Review: Kathryn Joseph – From When I Wake, Summerhall, Edinburgh, Five stars

A strip of vertical mirrors lines the back of the stage throughout Kathryn Joseph’s theatrical rendering of her remarkable second album, From When I Wake The Want Is, presented on this five date tour as a low-key spectacle by the Glasgow-based Cryptic company. More mirrors are attached to Joseph’s piano, so it looks like some junk-yard steam-punk contraption about to be powered into the skies.

It is to designer James Johnston’s cut-glass slivers hanging all-angles in a row behind her that Joseph sings to first, squaring up to her own image in a set of invocations that are possibly the ultimate in self-reflective soul-baring. When Joseph finally turns to the audience mid-way through the album’s title track, it is with a fearlessness that defines the raw candour of her songs as she pounds at the piano keys with a driven insistence.

As directed by Josh Armstrong, and with little pause between songs, the album is revealed as a suite that evolves into a hypnotic whirlwind of warring emotions, where love and anger tug against each other over hymnal, school assembly piano married to arcane electronic beats.

As wind sounds roar, Joseph stands and sips on a glass of red wine, showing off the full splendour of body architect Marketa Kratochvilova’s bespoke jewellery she is adorned in. Bathed in Nich Smith’s lighting, she looks like a warrior queen enjoying her down-time before being embraced by the erotic spirit of Molly Bloom.

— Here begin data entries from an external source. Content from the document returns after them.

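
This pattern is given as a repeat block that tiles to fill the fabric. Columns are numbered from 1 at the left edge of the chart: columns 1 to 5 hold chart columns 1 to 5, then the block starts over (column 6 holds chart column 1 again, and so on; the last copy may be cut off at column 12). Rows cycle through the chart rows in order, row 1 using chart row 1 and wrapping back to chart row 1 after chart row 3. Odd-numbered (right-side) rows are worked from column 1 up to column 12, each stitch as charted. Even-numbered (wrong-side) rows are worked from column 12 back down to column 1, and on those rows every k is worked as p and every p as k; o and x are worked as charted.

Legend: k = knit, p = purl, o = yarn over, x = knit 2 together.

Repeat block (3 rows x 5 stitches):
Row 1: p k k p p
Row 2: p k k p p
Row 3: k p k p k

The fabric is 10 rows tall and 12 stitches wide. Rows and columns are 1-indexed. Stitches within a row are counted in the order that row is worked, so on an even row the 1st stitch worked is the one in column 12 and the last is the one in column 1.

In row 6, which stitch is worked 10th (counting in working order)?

For row 6: chart row = ((6-1) mod 3) + 1 = 3; this is a WS (even) row.
Chart row 3 tiled across columns 1-12: k p k p k k p k p k k p
WS row: flip the tiled sequence (start at column 12) and apply k<->p; o and x stay.
Row 6 as worked: k p p k p k p p k p k p
Counting 10 along the worked row gives p.

== STITCH ==
p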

At one point Joseph flips the mirrors over, so scarlet and purple lights flicker and bounce off their plain white bases like flames while giant shadows are cast onto the ceiling. With the audience huddled adoringly close to the performance, the stage maybe could have done with being a few inches higher, but no matter, Joseph soars anyway in a perfect evocation of her rare and precious art.